Young Jean Lee’s The Shipment well received in Portland Oregon

lat: 45.5165100098, long: -122.678878784
It’s hard to think of a piece of theater more relevant to Portland than Young Jean Lee’s The Shipment. On the surface, this may seem strange, given that it is a show by a Korean-American woman centered on cultural depictions and experiences of African Americans, a group which makes up just 7 percent of the Rose City’s population. This fact, however, is exactly why Lee’s sharp and at times uncomfortably perceptive satire speaks so strongly to the issue of race in America, and particularly in predominantly white areas like Portland, where racial diversity is more of a concept than a reality.

There was palpable tension in the Portland Center State Gerding Theater Sunday night, as a black comedian delivered a standup routine – the first of several vaudeville-style vignettes – that careened from one “white people” smackdown to another. The overwhelmingly white audience laughed wholeheartedly at first, but as the monologue progressed, becoming ever more scathing and sexual, the laughter became more scattered, the silences more frequent, the confusion – “should I be amused or offended, and what does my reaction say about me?” – more evident.

Watching the audience squirm uncomfortably in their seats as the comedian made a mockery of whites’ professed colorblindness was delicious; as he railed on about whites feeling oppressed when “called out on their bulls—t,” some audience members appeared baffled, as if just realizing that behavior they thought tolerant was actually anything but. It’s a testament to the power of the piece that it managed to tap so personally into Portland’s intense racial self-consciousness.

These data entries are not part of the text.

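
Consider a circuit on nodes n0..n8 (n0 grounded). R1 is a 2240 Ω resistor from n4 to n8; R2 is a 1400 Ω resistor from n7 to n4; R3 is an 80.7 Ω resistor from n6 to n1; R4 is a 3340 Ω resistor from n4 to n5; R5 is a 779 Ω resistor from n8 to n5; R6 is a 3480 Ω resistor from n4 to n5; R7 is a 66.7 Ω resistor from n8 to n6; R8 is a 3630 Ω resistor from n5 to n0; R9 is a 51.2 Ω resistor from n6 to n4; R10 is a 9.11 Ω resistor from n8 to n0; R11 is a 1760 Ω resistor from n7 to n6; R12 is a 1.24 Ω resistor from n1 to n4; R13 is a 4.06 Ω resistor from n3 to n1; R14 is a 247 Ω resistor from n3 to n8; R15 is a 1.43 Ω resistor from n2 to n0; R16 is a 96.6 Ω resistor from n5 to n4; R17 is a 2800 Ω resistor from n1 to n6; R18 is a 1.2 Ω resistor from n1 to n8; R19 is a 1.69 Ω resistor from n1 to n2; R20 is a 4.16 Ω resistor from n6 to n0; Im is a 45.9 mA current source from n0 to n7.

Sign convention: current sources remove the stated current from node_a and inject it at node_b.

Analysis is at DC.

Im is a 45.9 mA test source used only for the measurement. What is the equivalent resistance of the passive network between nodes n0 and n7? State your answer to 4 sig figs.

R_eq = 781.7 Ω

MNA unknowns: 8 node voltages V₁..V_8
R1: Y=0.0004464 on G[4,8]
R2: Y=0.0007143 on G[7,4]
R3: Y=0.01239 on G[6,1]
R4: Y=0.0002994 on G[4,5]
R5: Y=0.001284 on G[8,5]
R6: Y=0.0002874 on G[4,5]
R7: Y=0.01499 on G[8,6]
R8: Y=0.0002755 on G[5,0]
R9: Y=0.01953 on G[6,4]
R10: Y=0.1098 on G[8,0]
R11: Y=0.0005682 on G[7,6]
R12: Y=0.8065 on G[1,4]
R13: Y=0.2463 on G[3,1]
R14: Y=0.004049 on G[3,8]
R15: Y=0.6993 on G[2,0]
R16: Y=0.01035 on G[5,4]
R17: Y=0.0003571 on G[1,6]
R18: Y=0.8333 on G[1,8]
R19: Y=0.5917 on G[1,2]
R20: Y=0.2404 on G[6,0]
Im: z[0]−=0.0459, z[7]+=0.0459
solve → V1=0.06213, V2=0.02848, V3=0.06202, V4=0.09346, V5=0.08750, V6=0.08269, V7=35.88, V8=0.05542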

The next two skits in Lee’s show were far less confrontational, though still affecting and exquisitely acted by the all-black cast. One piece depicted the life of a rap star – drugs, prison, success, more drugs, sex and eventual ruin – in a simultaneously hilarious and harrowing mix of story and song (including a knockout a capella rendition of Modest Mouse’s “Dark Center of the Universe”). The concluding skit, a parlor-style party gone haywire, was the least straightforward but perhaps the most satisfying, thanks to some wry choices (white stagehands meticulously arranging props for the black cast, for one) and a devastating twist revealed by Lee in the scene’s final seconds (though the aforementioned wry choices let perceptive viewers in on the joke early on).

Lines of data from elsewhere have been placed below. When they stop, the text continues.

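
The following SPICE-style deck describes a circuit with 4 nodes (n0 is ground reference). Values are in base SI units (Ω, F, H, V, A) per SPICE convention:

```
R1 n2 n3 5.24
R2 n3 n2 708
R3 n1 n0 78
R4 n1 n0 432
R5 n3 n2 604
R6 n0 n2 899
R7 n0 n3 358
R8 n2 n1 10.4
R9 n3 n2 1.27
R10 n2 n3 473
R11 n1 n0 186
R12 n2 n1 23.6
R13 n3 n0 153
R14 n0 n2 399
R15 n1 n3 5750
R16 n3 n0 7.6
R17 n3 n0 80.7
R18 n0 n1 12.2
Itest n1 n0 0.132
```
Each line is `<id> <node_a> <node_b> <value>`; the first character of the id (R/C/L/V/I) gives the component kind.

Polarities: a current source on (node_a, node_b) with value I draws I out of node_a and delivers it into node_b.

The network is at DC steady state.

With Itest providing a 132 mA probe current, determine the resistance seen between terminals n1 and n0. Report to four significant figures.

Apply KCL at each of the 3 non-ground nodes and solve the resulting linear system.
Node n1: branches {R3, R4, R8, R11, R12, R15, R18, Itest} → V_1 = -0.7709
Node n2: branches {R1, R2, R5, R6, R8, R9, R10, R12, R14} → V_2 = -0.3889
Node n3: branches {R1, R2, R5, R7, R9, R10, R13, R15, R16, R17} → V_3 = -0.3365

R_eq = 5.840 Ω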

Lee’s keen powers of perception on race and human interaction elevate the show beyond mere caricature to something much more profound and memorable, and three pieces which could have been disparate are effortlessly united through tone and theme. The actors bring Lee’s material to life with a rare mix of passion and subtlety that was both a joy and a wonder to behold.

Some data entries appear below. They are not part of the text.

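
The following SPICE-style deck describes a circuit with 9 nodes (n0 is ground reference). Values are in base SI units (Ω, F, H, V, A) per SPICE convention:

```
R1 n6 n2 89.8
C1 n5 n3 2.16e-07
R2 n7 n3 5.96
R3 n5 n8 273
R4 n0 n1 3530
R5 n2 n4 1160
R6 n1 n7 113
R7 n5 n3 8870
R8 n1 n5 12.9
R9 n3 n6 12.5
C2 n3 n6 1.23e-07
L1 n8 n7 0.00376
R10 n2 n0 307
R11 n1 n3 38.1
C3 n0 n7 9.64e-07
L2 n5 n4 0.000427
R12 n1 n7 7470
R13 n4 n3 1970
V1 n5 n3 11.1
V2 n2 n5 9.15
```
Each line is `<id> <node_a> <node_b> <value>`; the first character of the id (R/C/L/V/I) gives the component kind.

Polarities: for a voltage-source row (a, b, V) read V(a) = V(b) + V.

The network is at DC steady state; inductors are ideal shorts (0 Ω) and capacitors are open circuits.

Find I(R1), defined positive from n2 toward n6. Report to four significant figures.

0.1979 A

Apply KCL at each of the 8 non-ground nodes and solve the resulting linear system.
Node n1: branches {R4, R6, R8, R11, R12} → V_1 = -11.54
Node n2: branches {R1, R5, R10, V2} → V_2 = 1.003
Node n3: branches {C1, R2, R7, R9, C2, R11, R13, V1} → V_3 = -19.25
Node n4: branches {R5, L2, R13} → V_4 = -8.147
Node n5: branches {C1, R3, R7, R8, L2, V1, V2} → V_5 = -8.147
Node n6: branches {R1, R9, C2} → V_6 = -16.77
Node n7: branches {R2, R6, L1, C3, R12} → V_7 = -18.64
Node n8: branches {R3, L1} → V_8 = -18.64
Source currents: i(L1)=0.03843, i(L2)=-0.002253, i(V1)=-0.5094, i(V2)=-0.2091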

The capacity crowd at the Gerding seemed electrified and a bit shaken as they exited the theater. And why not? They had just witnessed a great piece of theater which spoke directly to their city’s multicultural ambivalence: celebratory in rhetoric, tentative in practice. The Shipment challenged Portlanders to reconsider their colorblindness, and suggested that perhaps acknowledging, not avoiding, our differences is the true embodiment of diversity.